A Justiça do Piauí decretou a prisão preventiva dos 15 agiotas investigados na Operação Macondo, deflagrada no dia 11 de novembro em seis municípios do Piauí. A investigação identificou uma espécie de franquia que emprestava dinheiro a juros abusivos.
Além dos mandados de prisão, foram cumpridos 18 de busca e apreensão, além do bloqueio judicial de R$ 5 milhões em contas ligadas aos investigados, conforme decisão do Poder Judiciário. O esquema acontecia nas cidades de Teresina, Parnaíba, Oeiras, Barras, Picos e Água Branca.

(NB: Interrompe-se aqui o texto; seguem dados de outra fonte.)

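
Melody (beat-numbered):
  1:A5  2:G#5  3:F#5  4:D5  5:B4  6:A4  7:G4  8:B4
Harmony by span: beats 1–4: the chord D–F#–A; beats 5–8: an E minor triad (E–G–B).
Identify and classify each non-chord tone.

The harmony at that moment is D major triad (D, F#, A); G#5 is not a chord tone.
It is approached by step down from A5 and left by step down to F#5.
Step in, step out in the same direction — a passing tone.
The harmony at that moment is E minor triad (E, G, B); A4 is not a chord tone.
It is approached by step down from B4 and left by step down to G4.
Step in, step out in the same direction — a passing tone.

G#5 (beat 2) — passing tone; A4 (beat 6) — passing tone.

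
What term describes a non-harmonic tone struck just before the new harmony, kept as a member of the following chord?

Approach: ahead of the chord change (typically by step), so it is dissonant against the current harmony. Departure: none — the same pitch is restated or held and is a chord tone of the new harmony.
Dissonant first, consonant once the harmony catches up: the note simply arrives early — an anticipation. (The reverse timing, consonant first and dissonant after the change, would be a suspension or retardation.)

Anticipation.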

De acordo com as investigações, o grupo era formado majoritariamente por estrangeiros da Colômbia e da Venezuela. Eles ofereciam empréstimos informais a pequenos comerciantes, ambulantes e trabalhadores autônomos, sem contrato formal, mas com juros abusivos que ultrapassavam 30% ao mês.
As vítimas eram obrigadas a realizar pagamentos diários ou semanais, sob constante pressão.
Ainda segundo a polícia, os suspeitos utilizavam métodos de cobrança violentos e intimidatórios, incluindo ameaças, perseguições e destruição de mercadorias. Há relatos de desaparecimentos e até suicídios de pessoas que não conseguiram quitar as dívidas impostas pelo grupo.
De acordo com o delegado Yan Brayner, diretor de Inteligência da Polícia Civil, as investigações se aprofundaram após o homicídio triplamente qualificado do venezuelano Anderson Miguel Dario Mendoza Marin, ocorrido em dezembro de 2023, na cidade de Oeiras, além de outros crimes relacionados.